■まず、竹内 整一先生について
竹内整一先生は、倫理学とか日本思想史が専門の、東大文学部倫理学教授です。竹内先生とは長い仲でもあります。
自分が大学3年のときから、いろんな縁で竹内先生のゼミに勝手に出入りするようになった。
元々は、東大哲学系の教授とか、偉い先生たちとの小さい研究会のようなもので、総勢10人くらいのゼミ。多分野で人間の尊厳とか生命倫理とか語りましょうよ。ってゼミ。
文学、インド哲学、宗教学、情報学・・の教授陣。偉い先生ばっかりいる場で、20歳ちょい過ぎの若造が勝手に参加していた。
話し足りないときや納得できないときは、本郷の白木屋で、ゼミ始まりの17時くらいから2次会3次会4次会を経て、夜通しで朝6時くらいまで話したことも何度もある。ランディさんと仲良くなったのもこのゼミである。

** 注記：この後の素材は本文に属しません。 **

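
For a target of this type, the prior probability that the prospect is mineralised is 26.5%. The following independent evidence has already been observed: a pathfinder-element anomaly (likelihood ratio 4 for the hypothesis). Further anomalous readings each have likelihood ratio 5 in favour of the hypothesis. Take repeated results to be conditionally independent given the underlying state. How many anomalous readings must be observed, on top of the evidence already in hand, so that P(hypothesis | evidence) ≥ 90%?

2

Prior odds = 0.265/0.735 = 53/147.
Bayes factor of the evidence already in hand = 4.
Odds after that evidence = (53/147) × 4 = 212/147.
Target odds = 0.9/0.1 = 9.
Need 5ⁿ ≥ 9 ÷ (212/147) = 1323/212.
5¹ = 5 falls short of 1323/212 but 5² = 25 reaches it, so n = 2.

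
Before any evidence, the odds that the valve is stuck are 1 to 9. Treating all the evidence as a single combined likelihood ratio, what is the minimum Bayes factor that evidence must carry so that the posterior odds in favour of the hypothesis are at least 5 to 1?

45

Prior odds = 1/9.
Target odds = 5.
Required Bayes factor = 5 ÷ (1/9) = 45.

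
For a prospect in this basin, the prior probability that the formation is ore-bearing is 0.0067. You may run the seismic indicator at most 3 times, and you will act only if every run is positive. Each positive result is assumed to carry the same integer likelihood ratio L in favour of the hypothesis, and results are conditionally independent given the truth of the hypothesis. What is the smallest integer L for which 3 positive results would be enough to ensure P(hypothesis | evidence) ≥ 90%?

12

Prior odds = 0.0067/0.9933 = 67/9933.
Target odds = 0.9/0.1 = 9.
Need L³ ≥ 9 ÷ (67/9933) = 89397/67.
11³ = 1331 < 89397/67 ≤ 1728 = 12³, so L = 12.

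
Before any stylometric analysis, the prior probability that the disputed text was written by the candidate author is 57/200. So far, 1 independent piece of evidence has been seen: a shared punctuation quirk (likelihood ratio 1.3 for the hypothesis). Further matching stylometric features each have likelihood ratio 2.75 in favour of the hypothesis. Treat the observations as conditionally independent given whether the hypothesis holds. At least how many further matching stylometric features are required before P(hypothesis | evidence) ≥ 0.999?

Prior odds = 0.285/0.715 = 57/143.
Bayes factor of the evidence already in hand = 1.3.
Odds after that evidence = (57/143) × 1.3 = 57/110.
Target odds = 0.999/0.001 = 999.
Need 2.75ⁿ ≥ 999 ÷ (57/110) = 36630/19.
2.75⁷ = 19487171/16384 falls short of 36630/19 but 2.75⁸ = 214358881/65536 reaches it, so n = 8.

8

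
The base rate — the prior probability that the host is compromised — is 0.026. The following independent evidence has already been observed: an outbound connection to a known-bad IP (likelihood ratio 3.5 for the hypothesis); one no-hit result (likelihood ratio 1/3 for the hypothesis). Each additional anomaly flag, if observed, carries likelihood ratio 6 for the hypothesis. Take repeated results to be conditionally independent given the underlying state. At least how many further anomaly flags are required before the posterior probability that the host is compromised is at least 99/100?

Prior odds = 0.026/0.974 = 13/487.
Combined Bayes factor of the evidence already in hand = 3.5 × (1/3) = 7/6.
Odds after that evidence = (13/487) × 7/6 = 91/2922.
Target odds = 0.99/0.01 = 99.
Need 6ⁿ ≥ 99 ÷ (91/2922) = 289278/91.
6⁴ = 1296 falls short of 289278/91 but 6⁵ = 7776 reaches it, so n = 5.

5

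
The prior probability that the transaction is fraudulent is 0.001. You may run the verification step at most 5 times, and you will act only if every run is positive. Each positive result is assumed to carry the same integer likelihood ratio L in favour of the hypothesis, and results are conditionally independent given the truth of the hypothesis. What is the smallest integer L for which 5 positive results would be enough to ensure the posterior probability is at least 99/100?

10

Prior odds = 0.001/0.999 = 1/999.
Target odds = 0.99/0.01 = 99.
Need L⁵ ≥ 99 ÷ (1/999) = 98901.
9⁵ = 59049 < 98901 ≤ 100000 = 10⁵, so L = 10.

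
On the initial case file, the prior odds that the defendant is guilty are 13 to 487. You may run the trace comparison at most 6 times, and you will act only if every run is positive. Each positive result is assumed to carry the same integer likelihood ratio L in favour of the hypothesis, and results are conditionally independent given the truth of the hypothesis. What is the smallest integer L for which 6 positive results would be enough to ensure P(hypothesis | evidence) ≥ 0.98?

4

Prior odds = 13/487.
Target odds = 0.98/0.02 = 49.
Need L⁶ ≥ 49 ÷ (13/487) = 23863/13.
3⁶ = 729 < 23863/13 ≤ 4096 = 4⁶, so L = 4.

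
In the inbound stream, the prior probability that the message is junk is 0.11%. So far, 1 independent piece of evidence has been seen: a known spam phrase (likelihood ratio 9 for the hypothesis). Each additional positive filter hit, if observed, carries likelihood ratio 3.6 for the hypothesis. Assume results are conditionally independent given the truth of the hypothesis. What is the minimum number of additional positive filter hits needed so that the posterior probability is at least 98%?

Prior odds = 0.0011/0.9989 = 11/9989.
Bayes factor of the evidence already in hand = 9.
Odds after that evidence = (11/9989) × 9 = 99/9989.
Target odds = 0.98/0.02 = 49.
Need 3.6ⁿ ≥ 49 ÷ (99/9989) = 489461/99.
3.6⁶ = 34012224/15625 falls short of 489461/99 but 3.6⁷ = 612220032/78125 reaches it, so n = 7.

7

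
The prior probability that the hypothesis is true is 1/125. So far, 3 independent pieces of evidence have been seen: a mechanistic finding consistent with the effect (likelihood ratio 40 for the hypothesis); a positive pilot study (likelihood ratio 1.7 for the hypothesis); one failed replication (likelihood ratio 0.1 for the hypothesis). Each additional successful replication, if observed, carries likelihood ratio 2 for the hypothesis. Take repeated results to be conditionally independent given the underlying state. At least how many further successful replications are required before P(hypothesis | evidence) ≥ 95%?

Prior odds = 0.008/0.992 = 1/124.
Combined Bayes factor of the evidence already in hand = 40 × 1.7 × 0.1 = 6.8.
Odds after that evidence = (1/124) × 6.8 = 17/310.
Target odds = 0.95/0.05 = 19.
Need 2ⁿ ≥ 19 ÷ (17/310) = 5890/17.
2⁸ = 256 falls short of 5890/17 but 2⁹ = 512 reaches it, so n = 9.

9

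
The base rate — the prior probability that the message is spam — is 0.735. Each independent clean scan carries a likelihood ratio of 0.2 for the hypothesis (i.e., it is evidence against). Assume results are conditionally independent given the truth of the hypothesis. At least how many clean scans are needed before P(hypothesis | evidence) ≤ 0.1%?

5

Prior odds = 0.735/0.265 = 147/53.
Likelihood ratio per clean scan = 0.2.
Target odds: 0.001 ÷ 0.999 = 1/999.
Require 0.2ⁿ ≤ 1/999 ÷ (147/53) = 53/146853.
0.2⁴ = 0.0016 is still above 53/146853 but 0.2⁵ = 0.00032 is at or below it, so n = 5.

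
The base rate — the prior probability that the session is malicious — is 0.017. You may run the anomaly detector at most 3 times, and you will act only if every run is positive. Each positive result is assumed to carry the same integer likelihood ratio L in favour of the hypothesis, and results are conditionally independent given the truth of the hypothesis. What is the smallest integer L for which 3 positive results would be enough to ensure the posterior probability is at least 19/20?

Prior odds = 0.017/0.983 = 17/983.
Target odds = 0.95/0.05 = 19.
Need L³ ≥ 19 ÷ (17/983) = 18677/17.
10³ = 1000 < 18677/17 ≤ 1331 = 11³, so L = 11.

11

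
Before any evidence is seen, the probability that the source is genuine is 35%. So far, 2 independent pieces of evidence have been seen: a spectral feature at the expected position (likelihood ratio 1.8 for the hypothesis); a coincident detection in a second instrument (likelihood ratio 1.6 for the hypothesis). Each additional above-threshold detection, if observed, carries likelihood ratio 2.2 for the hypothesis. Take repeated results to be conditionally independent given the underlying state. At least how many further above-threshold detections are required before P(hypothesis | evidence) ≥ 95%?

Prior odds = 0.35/0.65 = 7/13.
Combined Bayes factor of the evidence already in hand = 1.8 × 1.6 = 2.88.
Odds after that evidence = (7/13) × 2.88 = 504/325.
Target odds = 0.95/0.05 = 19.
Need 2.2ⁿ ≥ 19 ÷ (504/325) = 6175/504.
2.2³ = 10.648 falls short of 6175/504 but 2.2⁴ = 23.4256 reaches it, so n = 4.

4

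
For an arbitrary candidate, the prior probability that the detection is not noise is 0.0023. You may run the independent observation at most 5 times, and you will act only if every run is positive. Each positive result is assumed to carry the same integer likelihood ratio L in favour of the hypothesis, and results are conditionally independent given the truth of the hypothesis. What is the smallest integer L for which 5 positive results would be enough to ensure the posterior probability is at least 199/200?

Prior odds = 0.0023/0.9977 = 23/9977.
Target odds = 0.995/0.005 = 199.
Need L⁵ ≥ 199 ÷ (23/9977) = 1985423/23.
9⁵ = 59049 < 1985423/23 ≤ 100000 = 10⁵, so L = 10.

10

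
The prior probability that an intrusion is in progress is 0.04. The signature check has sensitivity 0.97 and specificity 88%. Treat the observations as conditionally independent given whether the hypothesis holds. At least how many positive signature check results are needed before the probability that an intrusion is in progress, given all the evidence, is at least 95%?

Prior odds = 0.04/0.96 = 1/24.
False-positive rate = 1 − 0.88 = 0.12; likelihood ratio of a positive = 0.97/0.12 = 97/12.
Target posterior odds = 0.95/0.05 = 19.
Require (97/12)ⁿ ≥ 19 ÷ (1/24) = 456.
(97/12)² = 9409/144 falls short of 456 but (97/12)³ = 912673/1728 reaches it, so n = 3.

3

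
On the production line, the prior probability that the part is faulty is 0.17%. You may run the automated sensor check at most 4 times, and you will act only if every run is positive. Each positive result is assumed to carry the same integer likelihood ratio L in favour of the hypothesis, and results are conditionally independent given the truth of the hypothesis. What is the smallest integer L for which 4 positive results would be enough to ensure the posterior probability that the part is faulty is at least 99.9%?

Prior odds = 0.0017/0.9983 = 17/9983.
Target odds = 0.999/0.001 = 999.
Need L⁴ ≥ 999 ÷ (17/9983) = 9973017/17.
27⁴ = 531441 < 9973017/17 ≤ 614656 = 28⁴, so L = 28.

28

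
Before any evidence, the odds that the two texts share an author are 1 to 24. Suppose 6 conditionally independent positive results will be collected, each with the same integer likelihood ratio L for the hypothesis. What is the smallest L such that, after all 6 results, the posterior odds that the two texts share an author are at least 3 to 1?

Prior odds = 1/24.
Target odds = 3.
Need L⁶ ≥ 3 ÷ (1/24) = 72.
2⁶ = 64 < 72 ≤ 729 = 3⁶, so L = 3.

3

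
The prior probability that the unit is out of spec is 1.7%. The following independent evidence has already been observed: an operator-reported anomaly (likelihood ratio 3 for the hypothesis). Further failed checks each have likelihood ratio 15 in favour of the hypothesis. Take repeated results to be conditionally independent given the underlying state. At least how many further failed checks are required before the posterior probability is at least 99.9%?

4

Prior odds = 0.017/0.983 = 17/983.
Bayes factor of the evidence already in hand = 3.
Odds after that evidence = (17/983) × 3 = 51/983.
Target odds = 0.999/0.001 = 999.
Need 15ⁿ ≥ 999 ÷ (51/983) = 327339/17.
15³ = 3375 falls short of 327339/17 but 15⁴ = 50625 reaches it, so n = 4.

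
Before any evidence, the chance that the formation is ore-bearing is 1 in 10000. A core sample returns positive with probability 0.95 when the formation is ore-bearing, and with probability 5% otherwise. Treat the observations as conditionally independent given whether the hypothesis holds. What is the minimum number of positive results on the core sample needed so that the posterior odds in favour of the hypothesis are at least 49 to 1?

5

Prior odds = 0.0001/0.9999 = 1/9999.
Likelihood ratio of a positive result = 0.95/0.05 = 19.
Target odds = 49.
Need (1/9999) × 19ⁿ ≥ 49, i.e. 19ⁿ ≥ 489951.
19⁴ = 130321 falls short of 489951 but 19⁵ = 2476099 reaches it, so n = 5.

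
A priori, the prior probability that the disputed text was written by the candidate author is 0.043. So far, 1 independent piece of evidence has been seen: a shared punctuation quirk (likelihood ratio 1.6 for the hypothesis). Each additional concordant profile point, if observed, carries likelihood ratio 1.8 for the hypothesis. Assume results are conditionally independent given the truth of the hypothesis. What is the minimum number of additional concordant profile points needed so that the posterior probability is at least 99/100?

Prior odds = 0.043/0.957 = 43/957.
Bayes factor of the evidence already in hand = 1.6.
Odds after that evidence = (43/957) × 1.6 = 344/4785.
Target odds = 0.99/0.01 = 99.
Need 1.8ⁿ ≥ 99 ÷ (344/4785) = 473715/344.
1.8¹² ≈1156.83 falls short of 473715/344 but 1.8¹³ ≈2082.3 reaches it, so n = 13.

13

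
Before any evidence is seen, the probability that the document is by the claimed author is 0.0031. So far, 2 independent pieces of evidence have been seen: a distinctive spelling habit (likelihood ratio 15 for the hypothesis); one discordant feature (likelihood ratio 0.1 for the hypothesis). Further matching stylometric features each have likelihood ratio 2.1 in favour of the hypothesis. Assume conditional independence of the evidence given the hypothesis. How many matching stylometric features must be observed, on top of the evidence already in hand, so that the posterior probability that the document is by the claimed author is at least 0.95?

Prior odds = 0.0031/0.9969 = 31/9969.
Combined Bayes factor of the evidence already in hand = 15 × 0.1 = 1.5.
Odds after that evidence = (31/9969) × 1.5 = 31/6646.
Target odds = 0.95/0.05 = 19.
Need 2.1ⁿ ≥ 19 ÷ (31/6646) = 126274/31.
2.1¹¹ ≈3502.78 falls short of 126274/31 but 2.1¹² ≈7355.83 reaches it, so n = 12.

12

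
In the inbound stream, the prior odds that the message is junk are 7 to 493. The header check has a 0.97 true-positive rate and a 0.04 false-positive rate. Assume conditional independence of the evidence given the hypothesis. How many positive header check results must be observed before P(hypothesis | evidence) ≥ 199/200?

Prior odds = 7/493.
Likelihood ratio of a positive result = 0.97/0.04 = 24.25.
Target posterior odds = 0.995/0.005 = 199.
Require 24.25ⁿ ≥ 199 ÷ (7/493) = 98107/7.
24.25² = 588.0625 falls short of 98107/7 but 24.25³ = 912673/64 reaches it, so n = 3.

3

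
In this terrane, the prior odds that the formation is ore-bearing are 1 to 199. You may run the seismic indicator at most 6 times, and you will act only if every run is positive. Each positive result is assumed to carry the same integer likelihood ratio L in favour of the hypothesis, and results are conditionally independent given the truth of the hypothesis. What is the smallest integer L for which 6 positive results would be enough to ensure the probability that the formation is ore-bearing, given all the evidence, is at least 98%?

5

Prior odds = 1/199.
Target odds = 0.98/0.02 = 49.
Need L⁶ ≥ 49 ÷ (1/199) = 9751.
4⁶ = 4096 < 9751 ≤ 15625 = 5⁶, so L = 5.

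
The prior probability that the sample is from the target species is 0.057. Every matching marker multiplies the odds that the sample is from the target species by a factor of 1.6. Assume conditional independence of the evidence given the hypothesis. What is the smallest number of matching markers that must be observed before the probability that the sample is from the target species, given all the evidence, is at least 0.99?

16

Prior odds = 0.057/0.943 = 57/943.
Likelihood ratio per matching marker = 1.6.
Target posterior odds = 0.99/0.01 = 99.
Require 1.6ⁿ ≥ 99 ÷ (57/943) = 31119/19.
1.6¹⁵ ≈1152.92 falls short of 31119/19 but 1.6¹⁶ ≈1844.67 reaches it, so n = 16.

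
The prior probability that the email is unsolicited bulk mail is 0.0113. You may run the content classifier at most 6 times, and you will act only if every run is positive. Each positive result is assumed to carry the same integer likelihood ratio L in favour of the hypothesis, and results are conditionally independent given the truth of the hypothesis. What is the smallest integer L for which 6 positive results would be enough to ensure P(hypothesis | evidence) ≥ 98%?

5

Prior odds = 0.0113/0.9887 = 113/9887.
Target odds = 0.98/0.02 = 49.
Need L⁶ ≥ 49 ÷ (113/9887) = 484463/113.
4⁶ = 4096 < 484463/113 ≤ 15625 = 5⁶, so L = 5.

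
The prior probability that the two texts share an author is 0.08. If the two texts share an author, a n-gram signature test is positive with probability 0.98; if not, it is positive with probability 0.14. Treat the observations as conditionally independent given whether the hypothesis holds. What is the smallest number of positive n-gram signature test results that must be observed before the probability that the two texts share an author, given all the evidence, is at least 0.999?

5

Prior odds = 0.08/0.92 = 2/23.
Likelihood ratio of a positive = 0.98/0.14 = 7.
Target odds: 0.999 ÷ 0.001 = 999.
Need (2/23) × 7ⁿ ≥ 999, i.e. 7ⁿ ≥ 11488.5.
7⁴ = 2401 falls short of 11488.5 but 7⁵ = 16807 reaches it, so n = 5.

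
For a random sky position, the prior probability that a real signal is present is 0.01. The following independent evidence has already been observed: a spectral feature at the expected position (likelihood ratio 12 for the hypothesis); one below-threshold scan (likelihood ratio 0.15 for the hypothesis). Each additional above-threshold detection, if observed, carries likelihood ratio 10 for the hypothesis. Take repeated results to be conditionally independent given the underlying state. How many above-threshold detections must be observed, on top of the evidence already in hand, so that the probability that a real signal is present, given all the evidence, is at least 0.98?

4

Prior odds = 0.01/0.99 = 1/99.
Combined Bayes factor of the evidence already in hand = 12 × 0.15 = 1.8.
Odds after that evidence = (1/99) × 1.8 = 1/55.
Target odds = 0.98/0.02 = 49.
Need 10ⁿ ≥ 49 ÷ (1/55) = 2695.
10³ = 1000 falls short of 2695 but 10⁴ = 10000 reaches it, so n = 4.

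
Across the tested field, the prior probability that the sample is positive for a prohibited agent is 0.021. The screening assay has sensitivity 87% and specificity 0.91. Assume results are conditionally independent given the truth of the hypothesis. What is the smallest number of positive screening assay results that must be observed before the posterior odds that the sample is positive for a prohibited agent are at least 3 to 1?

Prior odds: 0.021 ÷ 0.979 = 21/979.
False-positive rate = 1 − 0.91 = 0.09; likelihood ratio of a positive = 0.87/0.09 = 29/3.
Target odds = 3.
Need (21/979) × (29/3)ⁿ ≥ 3, i.e. (29/3)ⁿ ≥ 979/7.
(29/3)² = 841/9 falls short of 979/7 but (29/3)³ = 24389/27 reaches it, so n = 3.

3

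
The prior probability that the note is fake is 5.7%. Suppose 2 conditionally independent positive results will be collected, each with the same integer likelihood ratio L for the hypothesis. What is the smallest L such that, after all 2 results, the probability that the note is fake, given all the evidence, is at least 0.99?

41

Prior odds = 0.057/0.943 = 57/943.
Target odds = 0.99/0.01 = 99.
Need L² ≥ 99 ÷ (57/943) = 31119/19.
40² = 1600 < 31119/19 ≤ 1681 = 41², so L = 41.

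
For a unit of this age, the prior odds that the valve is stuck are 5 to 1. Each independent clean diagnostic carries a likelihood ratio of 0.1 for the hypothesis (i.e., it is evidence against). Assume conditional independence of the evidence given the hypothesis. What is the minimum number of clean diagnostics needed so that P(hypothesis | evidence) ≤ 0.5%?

Prior odds = 5.
Likelihood ratio per clean diagnostic = 0.1.
Target posterior odds = 0.005/0.995 = 1/199.
Need 5 × 0.1ⁿ ≤ 1/199, i.e. 0.1ⁿ ≤ 1/995.
0.1² = 0.01 is still above 1/995 but 0.1³ = 0.001 is at or below it, so n = 3.

3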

竹内先生とは、『人間とは?人間の尊厳とは?生死とは?倫理とは?道徳とは?宗教とは?善悪とは?』・・・無限に広がるテーマで、死ぬほど話しまくった。
ここまで夜通しで付き合ってくれた大人はいない。
今思うと、さすが文系の教授だけあって、教養が深い。
当時は漫画と絵しか見なかったから古典の出典は分からなかったけど、今思い出すと話していた内容がなんとなく思い出せれる。不思議なものでなんとなく覚えていて、なんとなくつながってくる。
そして、巡りめぐり、今何故か自分の興味が古典に向かっている。
万葉集、古今和歌集、徒然草、源氏物語、平家物語・・・に何故か興味がわいている。
あのときに種が蒔かれていて、自分の土壌が熟してきて植物が自生してきたのかもしれない。
自分は人間とか生命の生き死に、生命の根源の底の底の、さらにそのまた底みたいな、よく見えない領域に興味があって医者になった気がするけれど、その辺りの関心は、結局あらゆるものと連鎖してつながっていると感じている。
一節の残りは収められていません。